What is clear is the direction of travel. Moto3 is moving away from tiny, high-revving, multi-manufacturer prototype singles and toward a single-supplier, full-size, CP2-derived Yamaha racing platform.

Our take on it

This is one of the most significant changes to the junior Grand Prix pathway since Moto3 replaced 125 GP in 2012.

It also has the potential to be more consequential than that earlier change, because the ambition here extends beyond the World Championship paddock. MotoGP and Yamaha are openly targeting a broader development ecosystem, with JuniorGP and regional championships expected to form part of the same structure.

The upside is obvious: lower costs, greater parity, less technical arms-racing, and a clearer route for young riders from national racing to Grand Prix competition.

The downside is also obvious: Moto3 will lose some of its technical variety, and the Honda-versus-KTM rivalry that has defined the category in recent years will disappear from the front line of the junior GP class.

Whether the racing improves, suffers, or simply changes character will depend on the final specification.
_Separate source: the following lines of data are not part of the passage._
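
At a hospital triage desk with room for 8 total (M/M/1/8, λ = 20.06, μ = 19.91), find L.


ρ = 20.06/19.91 = 1.0075
L = ρ[1 − (K+1)ρ^K + Kρ^(K+1)] / [(1−ρ)(1−ρ^(K+1))]
Numerator: 1.0075·(1 − 9·1.061885 + 8·1.069885) = 0.002132
Denominator: (-0.007534)·(-0.069885) = 0.0005265
L = 0.002132/0.0005265 = 4.0500

Final: 4.0500


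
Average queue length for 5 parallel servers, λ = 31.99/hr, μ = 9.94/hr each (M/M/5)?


a = λ/μ = 3.2183; ρ = a/5 = 0.6437
P₀ = 0.036368
Lq = P₀·a^c·ρ / (c!·(1−ρ)²) = 0.036368·345.25444·0.6437/(120·0.12698)
= 0.53041

Final: 0.53041


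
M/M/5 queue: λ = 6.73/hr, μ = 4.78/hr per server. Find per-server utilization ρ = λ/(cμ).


ρ = λ/(cμ) = 6.73/(5·4.78) = 6.73/23.90 = 0.2816

Final: 0.2816


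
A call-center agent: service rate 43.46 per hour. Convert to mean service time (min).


Mean service time = 1/μ = 1/43.46 hour = 0.02301 hour
In minutes: 0.02301 × 60 = 1.3806 min

Final: 1.3806 min


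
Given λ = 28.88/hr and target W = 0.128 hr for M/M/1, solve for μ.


W = 1/(μ−λ) ⇒ μ − λ = 1/W = 1/0.128 = 7.8125
μ = λ + 1/W = 28.88 + 7.8125 = 36.6925 per hr

Final: 36.6925 /hr


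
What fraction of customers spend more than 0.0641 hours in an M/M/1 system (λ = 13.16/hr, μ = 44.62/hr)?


W ~ Exponential(μ−λ) for M/M/1.
μ − λ = 44.62 − 13.16 = 31.4600
P(W > t) = e^{−(μ−λ)t} = e^{−2.0166} = 0.133109

Final: 0.133109


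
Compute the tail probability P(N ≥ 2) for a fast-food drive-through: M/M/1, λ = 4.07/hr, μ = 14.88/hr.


ρ = 4.07/14.88 = 0.2735
P(N ≥ n) = ρ^n = 0.2735^2 = 0.074814

Final: 0.074814


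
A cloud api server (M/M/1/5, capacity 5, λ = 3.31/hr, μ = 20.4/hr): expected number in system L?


ρ = 3.31/20.4 = 0.1623
L = ρ[1 − (K+1)ρ^K + Kρ^(K+1)] / [(1−ρ)(1−ρ^(K+1))]
Numerator: 0.1623·(1 − 6·0.0001125 + 5·0.00001825) = 0.162160
Denominator: (0.8377)·(0.999982) = 0.837730
L = 0.162160/0.837730 = 0.1936

Final: 0.1936


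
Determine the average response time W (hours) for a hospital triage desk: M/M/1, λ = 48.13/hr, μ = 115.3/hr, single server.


W = 1/(μ−λ) = 1/(115.3 − 48.13) = 1/67.17 = 0.01489 hr

Final: 0.01489 hr


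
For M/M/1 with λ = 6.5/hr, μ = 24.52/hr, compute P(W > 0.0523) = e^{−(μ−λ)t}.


W ~ Exponential(μ−λ) for M/M/1.
μ − λ = 24.52 − 6.5 = 18.0200
P(W > t) = e^{−(μ−λ)t} = e^{−0.9424} = 0.389674

Final: 0.389674


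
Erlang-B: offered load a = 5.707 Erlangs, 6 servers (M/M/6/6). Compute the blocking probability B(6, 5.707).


B(c,a) = (a^c/c!) / Σ_{k=0}^{c} a^k/k!
a^6/6! = 47.986021
Σ terms (k=0..6): 1.00000 + 5.70700 + 16.28492 + 30.97935 + 44.19979 + 50.44965 + 47.98602 = 196.606740
B = 47.986021/196.606740 = 0.244071

Final: 0.244071


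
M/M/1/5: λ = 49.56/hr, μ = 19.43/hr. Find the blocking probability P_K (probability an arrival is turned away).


ρ = λ/μ = 49.56/19.43 = 2.5507
P_K = (1−ρ)ρ^K/(1−ρ^(K+1)) = (-1.5507·107.967361)/(1 − 275.391786)
= -167.424425/-274.391786 = 0.610166

Final: 0.610166


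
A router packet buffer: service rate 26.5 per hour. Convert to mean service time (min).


Mean service time = 1/μ = 1/26.5 hour = 0.03774 hour
In minutes: 0.03774 × 60 = 2.2642 min

Final: 2.2642 min


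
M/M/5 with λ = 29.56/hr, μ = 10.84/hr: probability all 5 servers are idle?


a = λ/μ = 29.56/10.84 = 2.7269; ρ = a/c = 0.5454
Σ_{k=0}^{4} a^k/k! (terms k=0..4) = 1.00000 + 2.72694 + 3.71809 + 3.37967 + 2.30404 = 13.12874
Tail: a^5/(5!(1−ρ)) = 150.79111/(120·0.4546) = 2.76410
P₀ = 1/(13.12874 + 2.76410) = 1/15.89283 = 0.062921

Final: 0.062921


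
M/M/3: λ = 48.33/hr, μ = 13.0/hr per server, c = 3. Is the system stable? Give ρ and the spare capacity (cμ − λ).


Total capacity cμ = 3·13.0 = 39.00/hr
ρ = λ/(cμ) = 48.33/39.00 = 1.2392
Stable ⇔ ρ < 1: NO
Spare capacity = cμ − λ = 39.00 − 48.33 = -9.33/hr

Final: ρ = 1.2392; unstable; margin = -9.33/hr


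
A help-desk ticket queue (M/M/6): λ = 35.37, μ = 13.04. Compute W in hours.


a = 2.7124; ρ = 0.4521; P₀ = 0.065766
Lq = P₀·a^c·ρ/(c!(1−ρ)²) = 0.05477
Wq = Lq/λ = 0.05477/35.37 = 0.001549 hr
W = Wq + 1/μ = 0.001549 + 0.07669 = 0.07824 hr

Final: 0.07824 hr


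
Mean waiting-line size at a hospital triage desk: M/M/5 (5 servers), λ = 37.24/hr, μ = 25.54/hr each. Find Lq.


a = λ/μ = 1.4581; ρ = a/5 = 0.2916
P₀ = 0.232359
Lq = P₀·a^c·ρ / (c!·(1−ρ)²) = 0.232359·6.59089·0.2916/(120·0.50180)
= 0.007417

Final: 0.007417


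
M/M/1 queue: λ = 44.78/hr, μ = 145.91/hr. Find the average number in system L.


ρ = λ/μ = 44.78/145.91 = 0.3069
L = ρ/(1−ρ) = 0.3069/(1 − 0.3069) = 0.3069/0.6931 = 0.4428

Final: 0.4428


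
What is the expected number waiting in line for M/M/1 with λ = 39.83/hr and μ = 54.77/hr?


ρ = 39.83/54.77 = 0.7272
Lq = ρ²/(1−ρ) = 0.5289/0.2728 = 1.9388

Final: 1.9388


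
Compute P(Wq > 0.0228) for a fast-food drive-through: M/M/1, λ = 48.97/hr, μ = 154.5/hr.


ρ = 48.97/154.5 = 0.3170
P(Wq > t) = ρ·e^{−(μ−λ)t} = 0.3170·e^{−2.4061}
= 0.3170·0.090168 = 0.028579

Final: 0.028579


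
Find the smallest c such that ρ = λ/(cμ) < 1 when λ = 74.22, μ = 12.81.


Stability requires cμ > λ ⇔ c > λ/μ.
λ/μ = 74.22/12.81 = 5.7939
Minimum integer c = ⌊5.7939⌋ + 1 = 6
Check: 6·12.81 = 76.86 > 74.22, while 5·12.81 = 64.05 ≤ 74.22

Final: 6 servers


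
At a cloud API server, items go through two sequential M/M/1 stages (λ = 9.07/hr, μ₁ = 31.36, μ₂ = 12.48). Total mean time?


Each node sees arrival rate λ = 9.07/hr (tandem ⇒ throughput preserved).
W₁ = 1/(μ₁−λ) = 1/(31.36−9.07) = 0.04486 hr
W₂ = 1/(μ₂−λ) = 1/(12.48−9.07) = 0.29326 hr
W_total = W₁ + W₂ = 0.04486 + 0.29326 = 0.33812 hr

Final: 0.33812 hr


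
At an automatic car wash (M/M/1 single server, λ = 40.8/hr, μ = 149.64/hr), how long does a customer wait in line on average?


ρ = 40.8/149.64 = 0.2727
Wq = ρ/(μ−λ) = 0.2727/(149.64 − 40.8) = 0.2727/108.84 = 0.002505 hr

Final: 0.002505 hr


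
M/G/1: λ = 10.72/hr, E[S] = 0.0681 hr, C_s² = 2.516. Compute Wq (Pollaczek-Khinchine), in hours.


ρ = λ·E[S] = 10.72·0.0681 = 0.7300
E[S²] = E[S]²(1+C_s²) = 0.0681²·(1+2.516) = 0.016306
Wq = λ·E[S²]/(2(1−ρ)) = 10.72·0.016306/(2·0.2700) = 0.32374 hr

Final: 0.32374 hr


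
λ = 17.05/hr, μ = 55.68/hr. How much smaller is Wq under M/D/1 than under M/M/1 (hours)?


ρ = 17.05/55.68 = 0.3062
Wq(M/M/1) = ρ/(μ−λ) = 0.3062/38.63 = 0.007927 hr
Wq(M/D/1) = ρ/(2(μ−λ)) = 0.003963 hr
Savings = 0.007927 − 0.003963 = 0.003963 hr

Final: 0.003963 hr


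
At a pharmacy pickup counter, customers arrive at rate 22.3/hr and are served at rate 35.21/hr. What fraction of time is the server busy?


ρ = λ/μ = 22.3/35.21 = 0.6333

Final: 0.6333


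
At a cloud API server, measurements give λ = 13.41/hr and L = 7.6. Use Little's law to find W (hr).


W = L/λ = 7.6/13.41 = 0.5667 hr

Final: 0.5667 hr


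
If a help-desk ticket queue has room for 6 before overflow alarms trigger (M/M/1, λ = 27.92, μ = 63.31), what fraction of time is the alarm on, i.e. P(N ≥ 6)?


ρ = 27.92/63.31 = 0.4410
P(N ≥ n) = ρ^n = 0.4410^6 = 0.007356

Final: 0.007356


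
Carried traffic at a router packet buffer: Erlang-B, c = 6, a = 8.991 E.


B(6,8.991) = 0.440091 (Erlang-B)
Carried load = a(1 − B) = 8.991·(1 − 0.440091) = 8.991·0.559909 = 5.0341 E

Final: 5.0341 Erlangs


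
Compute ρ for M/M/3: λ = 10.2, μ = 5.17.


ρ = λ/(cμ) = 10.2/(3·5.17) = 10.2/15.51 = 0.6576

Final: 0.6576


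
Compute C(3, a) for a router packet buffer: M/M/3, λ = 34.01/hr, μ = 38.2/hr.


a = λ/μ = 0.8903; ρ = a/3 = 0.2968
P₀ = 0.407515 (from M/M/c formula)
C(c,a) = [a^c/(c!(1−ρ))]·P₀ = [0.70572/(6·0.7032)]·0.407515
= 0.16726·0.407515 = 0.068159

Final: 0.068159


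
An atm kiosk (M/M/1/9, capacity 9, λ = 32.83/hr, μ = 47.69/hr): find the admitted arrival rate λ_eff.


ρ = 0.6884; P_K = (1−ρ)ρ^9/(1−ρ^10) = 0.011084
λ_eff = λ(1 − P_K) = 32.83·(1 − 0.011084) = 32.83·0.988916 = 32.4661 /hr

Final: 32.4661 /hr


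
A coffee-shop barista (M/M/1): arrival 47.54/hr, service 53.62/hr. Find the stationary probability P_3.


ρ = 47.54/53.62 = 0.8866
P_n = (1−ρ)·ρ^n = (1 − 0.8866)·0.8866^3 = 0.1134·0.696943 = 0.079027

Final: 0.079027


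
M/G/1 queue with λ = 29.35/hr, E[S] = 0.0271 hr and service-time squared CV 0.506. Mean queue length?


ρ = λ·E[S] = 29.35·0.0271 = 0.7954
Lq = ρ²(1+C_s²)/(2(1−ρ)) = 0.6326·(1+0.506)/(2·0.2046)
= 0.6326·1.5060/0.4092 = 2.32816

Final: 2.32816


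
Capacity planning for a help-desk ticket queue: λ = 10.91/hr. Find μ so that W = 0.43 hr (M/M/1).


W = 1/(μ−λ) ⇒ μ − λ = 1/W = 1/0.43 = 2.3256
μ = λ + 1/W = 10.91 + 2.3256 = 13.2356 per hr

Final: 13.2356 /hr


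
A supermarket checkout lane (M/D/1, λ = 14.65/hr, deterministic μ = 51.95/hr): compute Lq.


ρ = 14.65/51.95 = 0.2820
M/D/1: Lq = ρ²/(2(1−ρ)) = 0.07953/(2·0.7180) = 0.05538

Final: 0.05538


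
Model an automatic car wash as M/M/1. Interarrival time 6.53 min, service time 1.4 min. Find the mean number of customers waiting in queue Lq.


λ = 60/6.53 = 9.1884 /hr
μ = 60/1.4 = 42.8571 /hr
ρ = λ/μ = 9.1884/42.8571 = 0.2144
Lq = ρ²/(1−ρ) = 0.04597/0.7856 = 0.05851

Final: 0.05851


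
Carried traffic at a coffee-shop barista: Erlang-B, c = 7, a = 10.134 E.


B(7,10.134) = 0.414968 (Erlang-B)
Carried load = a(1 − B) = 10.134·(1 − 0.414968) = 10.134·0.585032 = 5.9287 E

Final: 5.9287 Erlangs


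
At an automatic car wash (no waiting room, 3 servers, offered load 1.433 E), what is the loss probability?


B(c,a) = (a^c/c!) / Σ_{k=0}^{c} a^k/k!
a^3/3! = 0.490442
Σ terms (k=0..3): 1.00000 + 1.43300 + 1.02674 + 0.49044 = 3.950186
B = 0.490442/3.950186 = 0.124157

Final: 0.124157


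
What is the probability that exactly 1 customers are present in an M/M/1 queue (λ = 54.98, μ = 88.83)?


ρ = 54.98/88.83 = 0.6189
P_n = (1−ρ)·ρ^n = (1 − 0.6189)·0.6189^1 = 0.3811·0.618935 = 0.235854

Final: 0.235854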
If Yamaha gets the power, weight, aerodynamics and tyre package right, the new Moto3 could give young riders a better training tool without killing the close racing that has made the class so compelling.

The prototype is due to be shown publicly in 2027, with testing activity expected before then. The new era begins in earnest in 2028, but the bigger local question is how long it might take before the platform filters down to Australian race tracks.

With Yamaha such a significant backer of ASBK, there is an obvious argument that Australia could be well placed to embrace the new structure if a cost-effective regional or domestic version becomes available. It would be a natural fit on paper, particularly if MotoGP and Yamaha are serious about creating a global development ladder rather than simply replacing the machinery used in the World Championship.

That said, ASBK has not always been quick to adopt global category trends, and has often preferred to tread its own path, sometimes persisting with classes long after other domestic championships have moved on. This Yamaha Moto3 project could present an opportunity to reframe the roots of Australian road racing, aligning our junior pathway more closely with Europe and other key regions, and giving young local riders a more natural stepping stone towards the international stage.